La huissière vole la juge

S’il y a un endroit où un juge doit se sentir en sécurité, c’est bien dans son bureau au palais de justice. Et s’il y a des gens en qui il doit pouvoir avoir confiance, c’est le personnel de l’édifice. Mais une huissière du Palais de justice de Chicoutimi a fait fi de ce sentiment de sécurité en dérobant environ 150 $ dans le porte-monnaie... d’une juge de la Cour supérieure du Québec.

Le Quotidien a appris que Sabrina Desbiens a été accusée d’un vol simple d’une valeur de moins de 5000 $.

L’employée a été suspendue de ses fonctions et n’a plus le droit de remettre les pieds à l’intérieur de la maison de la justice de la rue Racine, à Chicoutimi, si ce n’est que pour revenir y cueillir ses objets personnels et pour régler les derniers détails relatifs à la fin de son emploi.

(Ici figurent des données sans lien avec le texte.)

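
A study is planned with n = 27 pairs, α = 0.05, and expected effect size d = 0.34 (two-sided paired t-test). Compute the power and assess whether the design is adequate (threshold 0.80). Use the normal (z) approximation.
Power ≈ 0.42; the study is underpowered (power < 0.80)

Power calculation (paired t-test, normal approximation):
z_β = d · √n - z_{α/2}
z_β = 0.34 · √27 - 1.960
z_β = 0.34 · 5.196 - 1.960
z_β = -0.193

Power = Φ(z_β) = Φ(-0.193) ≈ 0.423

Effect size d = 0.34 is small by Cohen's convention (0.2/0.5/0.8).

Threshold: power ≥ 0.80 is conventionally adequate.
Power ≈ 0.42 → the study is underpowered (power < 0.80).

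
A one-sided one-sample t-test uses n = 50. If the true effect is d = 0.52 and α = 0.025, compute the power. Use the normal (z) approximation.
Power ≈ 0.96

Power calculation (one-sample t-test, normal approximation):
z_β = d · √n - z_α
z_β = 0.52 · √50 - 1.960
z_β = 0.52 · 7.071 - 1.960
z_β = 1.717

Power = Φ(z_β) = Φ(1.717) ≈ 0.957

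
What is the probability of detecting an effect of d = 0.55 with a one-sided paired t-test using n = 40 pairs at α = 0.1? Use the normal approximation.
Power ≈ 0.99

Power calculation (paired t-test, normal approximation):
z_β = d · √n - z_α
z_β = 0.55 · √40 - 1.282
z_β = 0.55 · 6.325 - 1.282
z_β = 2.197

Power = Φ(z_β) = Φ(2.197) ≈ 0.986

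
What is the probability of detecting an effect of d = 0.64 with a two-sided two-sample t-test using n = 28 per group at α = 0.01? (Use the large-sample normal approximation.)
Power ≈ 0.43

Power calculation (two-sample t-test, normal approximation):
z_β = d · √(n/2) - z_{α/2}
z_β = 0.64 · √(28/2) - 2.576
z_β = 0.64 · 3.742 - 2.576
z_β = -0.181

Power = Φ(z_β) = Φ(-0.181) ≈ 0.428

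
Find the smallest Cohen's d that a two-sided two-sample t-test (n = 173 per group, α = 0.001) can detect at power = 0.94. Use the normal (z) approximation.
d ≈ 0.52

Minimum detectable effect (two-sample t-test, normal approximation):
d = (z_{α/2} + z_β) / √(n/2)
d = (3.291 + 1.555) / √(173/2)
d = 4.845 / 9.301
d ≈ 0.52

By Cohen's convention (0.2 small / 0.5 medium / 0.8 large): medium effect.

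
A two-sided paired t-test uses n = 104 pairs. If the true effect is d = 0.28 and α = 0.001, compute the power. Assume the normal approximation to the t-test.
Power ≈ 0.33

Power calculation (paired t-test, normal approximation):
z_β = d · √n - z_{α/2}
z_β = 0.28 · √104 - 3.291
z_β = 0.28 · 10.198 - 3.291
z_β = -0.435

Power = Φ(z_β) = Φ(-0.435) ≈ 0.332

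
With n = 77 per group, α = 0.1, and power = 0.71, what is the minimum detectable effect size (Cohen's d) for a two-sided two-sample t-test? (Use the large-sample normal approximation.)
d ≈ 0.35

Minimum detectable effect (two-sample t-test, normal approximation):
d = (z_{α/2} + z_β) / √(n/2)
d = (1.645 + 0.553) / √(77/2)
d = 2.198 / 6.205
d ≈ 0.35

By Cohen's convention (0.2 small / 0.5 medium / 0.8 large): small effect.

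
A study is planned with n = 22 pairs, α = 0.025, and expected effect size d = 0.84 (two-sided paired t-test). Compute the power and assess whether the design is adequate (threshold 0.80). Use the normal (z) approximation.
Power ≈ 0.96; the study is adequately powered (power ≥ 0.80)

Power calculation (paired t-test, normal approximation):
z_β = d · √n - z_{α/2}
z_β = 0.84 · √22 - 2.241
z_β = 0.84 · 4.690 - 2.241
z_β = 1.699

Power = Φ(z_β) = Φ(1.699) ≈ 0.955

Effect size d = 0.84 is large by Cohen's convention (0.2/0.5/0.8).

Threshold: power ≥ 0.80 is conventionally adequate.
Power ≈ 0.96 → the study is adequately powered (power ≥ 0.80).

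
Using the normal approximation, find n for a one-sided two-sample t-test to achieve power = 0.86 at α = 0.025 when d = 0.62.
n = 49 per group

Sample size formula (two-sample t-test, normal approximation):
n = 2 · ((z_α + z_β) / d)²

z_α = 1.960 (for α = 0.025, one-sided)
z_β = 1.080 (for power = 0.86)
d = 0.62

n = 2 · ((1.960 + 1.080) / 0.62)²
n = 2 · (4.903)²
n ≈ 48.08
Round up to the next whole number: n = 49 per group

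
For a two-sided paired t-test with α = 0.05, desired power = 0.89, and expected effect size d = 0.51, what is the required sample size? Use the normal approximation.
n = 40 pairs

Sample size formula (paired t-test, normal approximation):
n = ((z_{α/2} + z_β) / d)²

z_{α/2} = 1.960 (for α = 0.05, two-sided)
z_β = 1.227 (for power = 0.89)
d = 0.51

n = ((1.960 + 1.227) / 0.51)²
n = (6.249)²
n ≈ 39.05
Round up to the next whole number: n = 40 pairs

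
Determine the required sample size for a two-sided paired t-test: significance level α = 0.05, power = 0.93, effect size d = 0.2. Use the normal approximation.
n = 296 pairs

Sample size formula (paired t-test, normal approximation):
n = ((z_{α/2} + z_β) / d)²

z_{α/2} = 1.960 (for α = 0.05, two-sided)
z_β = 1.476 (for power = 0.93)
d = 0.2

n = ((1.960 + 1.476) / 0.2)²
n = (17.180)²
n ≈ 295.15
Round up to the next whole number: n = 296 pairs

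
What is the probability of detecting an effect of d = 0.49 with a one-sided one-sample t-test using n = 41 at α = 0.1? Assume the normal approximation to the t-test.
Power ≈ 0.97

Power calculation (one-sample t-test, normal approximation):
z_β = d · √n - z_α
z_β = 0.49 · √41 - 1.282
z_β = 0.49 · 6.403 - 1.282
z_β = 1.856

Power = Φ(z_β) = Φ(1.856) ≈ 0.968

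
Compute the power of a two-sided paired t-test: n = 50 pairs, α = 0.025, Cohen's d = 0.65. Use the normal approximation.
Power ≈ 0.99

Power calculation (paired t-test, normal approximation):
z_β = d · √n - z_{α/2}
z_β = 0.65 · √50 - 2.241
z_β = 0.65 · 7.071 - 2.241
z_β = 2.355

Power = Φ(z_β) = Φ(2.355) ≈ 0.991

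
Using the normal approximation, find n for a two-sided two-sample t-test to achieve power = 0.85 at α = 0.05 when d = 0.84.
n = 26 per group

Sample size formula (two-sample t-test, normal approximation):
n = 2 · ((z_{α/2} + z_β) / d)²

z_{α/2} = 1.960 (for α = 0.05, two-sided)
z_β = 1.036 (for power = 0.85)
d = 0.84

n = 2 · ((1.960 + 1.036) / 0.84)²
n = 2 · (3.567)²
n ≈ 25.45
Round up to the next whole number: n = 26 per group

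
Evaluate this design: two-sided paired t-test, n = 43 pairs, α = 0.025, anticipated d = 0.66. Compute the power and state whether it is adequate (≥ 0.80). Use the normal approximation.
Power ≈ 0.98; the study is adequately powered (power ≥ 0.80)

Power calculation (paired t-test, normal approximation):
z_β = d · √n - z_{α/2}
z_β = 0.66 · √43 - 2.241
z_β = 0.66 · 6.557 - 2.241
z_β = 2.087

Power = Φ(z_β) = Φ(2.087) ≈ 0.982

Effect size d = 0.66 is medium by Cohen's convention (0.2/0.5/0.8).

Threshold: power ≥ 0.80 is conventionally adequate.
Power ≈ 0.98 → the study is adequately powered (power ≥ 0.80).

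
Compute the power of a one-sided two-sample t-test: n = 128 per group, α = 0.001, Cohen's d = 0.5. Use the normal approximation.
Power ≈ 0.82

Power calculation (two-sample t-test, normal approximation):
z_β = d · √(n/2) - z_α
z_β = 0.5 · √(128/2) - 3.090
z_β = 0.5 · 8.000 - 3.090
z_β = 0.910

Power = Φ(z_β) = Φ(0.910) ≈ 0.819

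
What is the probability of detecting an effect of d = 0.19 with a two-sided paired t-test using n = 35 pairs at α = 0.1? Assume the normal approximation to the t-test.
Power ≈ 0.30

Power calculation (paired t-test, normal approximation):
z_β = d · √n - z_{α/2}
z_β = 0.19 · √35 - 1.645
z_β = 0.19 · 5.916 - 1.645
z_β = -0.521

Power = Φ(z_β) = Φ(-0.521) ≈ 0.301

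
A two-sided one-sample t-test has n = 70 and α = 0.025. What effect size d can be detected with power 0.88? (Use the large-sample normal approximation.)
d ≈ 0.41

Minimum detectable effect (one-sample t-test, normal approximation):
d = (z_{α/2} + z_β) / √n
d = (2.241 + 1.175) / √70
d = 3.416 / 8.367
d ≈ 0.41

By Cohen's convention (0.2 small / 0.5 medium / 0.8 large): small effect.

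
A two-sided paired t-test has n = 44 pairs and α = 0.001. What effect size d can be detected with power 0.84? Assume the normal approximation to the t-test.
d ≈ 0.65

Minimum detectable effect (paired t-test, normal approximation):
d = (z_{α/2} + z_β) / √n
d = (3.291 + 0.994) / √44
d = 4.285 / 6.633
d ≈ 0.65

By Cohen's convention (0.2 small / 0.5 medium / 0.8 large): medium effect.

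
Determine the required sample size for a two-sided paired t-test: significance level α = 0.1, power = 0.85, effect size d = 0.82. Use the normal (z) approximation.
n = 11 pairs

Sample size formula (paired t-test, normal approximation):
n = ((z_{α/2} + z_β) / d)²

z_{α/2} = 1.645 (for α = 0.1, two-sided)
z_β = 1.036 (for power = 0.85)
d = 0.82

n = ((1.645 + 1.036) / 0.82)²
n = (3.270)²
n ≈ 10.69
Round up to the next whole number: n = 11 pairs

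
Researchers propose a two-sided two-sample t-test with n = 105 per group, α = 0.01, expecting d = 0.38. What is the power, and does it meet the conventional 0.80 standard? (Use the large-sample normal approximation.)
Power ≈ 0.57; the study is underpowered (power < 0.80)

Power calculation (two-sample t-test, normal approximation):
z_β = d · √(n/2) - z_{α/2}
z_β = 0.38 · √(105/2) - 2.576
z_β = 0.38 · 7.246 - 2.576
z_β = 0.178

Power = Φ(z_β) = Φ(0.178) ≈ 0.570

Effect size d = 0.38 is small by Cohen's convention (0.2/0.5/0.8).

Threshold: power ≥ 0.80 is conventionally adequate.
Power ≈ 0.57 → the study is underpowered (power < 0.80).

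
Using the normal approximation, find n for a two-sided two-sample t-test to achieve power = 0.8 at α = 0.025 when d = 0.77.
n = 33 per group

Sample size formula (two-sample t-test, normal approximation):
n = 2 · ((z_{α/2} + z_β) / d)²

z_{α/2} = 2.241 (for α = 0.025, two-sided)
z_β = 0.842 (for power = 0.8)
d = 0.77

n = 2 · ((2.241 + 0.842) / 0.77)²
n = 2 · (4.004)²
n ≈ 32.06
Round up to the next whole number: n = 33 per group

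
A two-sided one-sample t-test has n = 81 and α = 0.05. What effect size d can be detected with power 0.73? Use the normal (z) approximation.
d ≈ 0.29

Minimum detectable effect (one-sample t-test, normal approximation):
d = (z_{α/2} + z_β) / √n
d = (1.960 + 0.613) / √81
d = 2.573 / 9.000
d ≈ 0.29

By Cohen's convention (0.2 small / 0.5 medium / 0.8 large): small effect.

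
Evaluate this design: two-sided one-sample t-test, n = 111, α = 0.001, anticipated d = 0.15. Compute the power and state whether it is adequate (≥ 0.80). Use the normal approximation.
Power ≈ 0.04; the study is underpowered (power < 0.80)

Power calculation (one-sample t-test, normal approximation):
z_β = d · √n - z_{α/2}
z_β = 0.15 · √111 - 3.291
z_β = 0.15 · 10.536 - 3.291
z_β = -1.710

Power = Φ(z_β) = Φ(-1.710) ≈ 0.044

Effect size d = 0.15 is very small by Cohen's convention (0.2/0.5/0.8).

Threshold: power ≥ 0.80 is conventionally adequate.
Power ≈ 0.04 → the study is underpowered (power < 0.80).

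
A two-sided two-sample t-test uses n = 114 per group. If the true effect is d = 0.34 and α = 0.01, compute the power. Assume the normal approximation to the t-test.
Power ≈ 0.50

Power calculation (two-sample t-test, normal approximation):
z_β = d · √(n/2) - z_{α/2}
z_β = 0.34 · √(114/2) - 2.576
z_β = 0.34 · 7.550 - 2.576
z_β = -0.009

Power = Φ(z_β) = Φ(-0.009) ≈ 0.496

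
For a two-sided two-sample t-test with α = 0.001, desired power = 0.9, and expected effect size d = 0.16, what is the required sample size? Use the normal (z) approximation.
n = 1634 per group

Sample size formula (two-sample t-test, normal approximation):
n = 2 · ((z_{α/2} + z_β) / d)²

z_{α/2} = 3.291 (for α = 0.001, two-sided)
z_β = 1.282 (for power = 0.9)
d = 0.16

n = 2 · ((3.291 + 1.282) / 0.16)²
n = 2 · (28.581)²
n ≈ 1633.75
Round up to the next whole number: n = 1634 per group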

Le dossier est apparu sur le rôle criminel de la salle 2,10 du Palais de justice de Chicoutimi mardi matin. Une affaire parmi tant d’autres à l’intérieur des quelque 20 pages du rôle.

Mais lorsque l’avocat en défense, Me Charles Cantin, a demandé de modifier certains engagements de la dame afin qu’elle puisse avoir accès à son ancien lieu de travail sans être accompagnée d’un constable spécial ou d’un agent de sécurité, quelques questionnements sont apparus.

Sabrina Desbiens, qui comptait une dizaine d’années d’expérience, aurait volé environ 150 $ à une juge installée à Chicoutimi.

Selon nos informations, la huissière aurait profité des séjours de la juge sur le banc pour se faufiler dans les bureaux que celle-ci occupe au troisième étage du Palais de justice de Chicoutimi. Les portes des magistrats sont très peu souvent fermées et encore moins barrées.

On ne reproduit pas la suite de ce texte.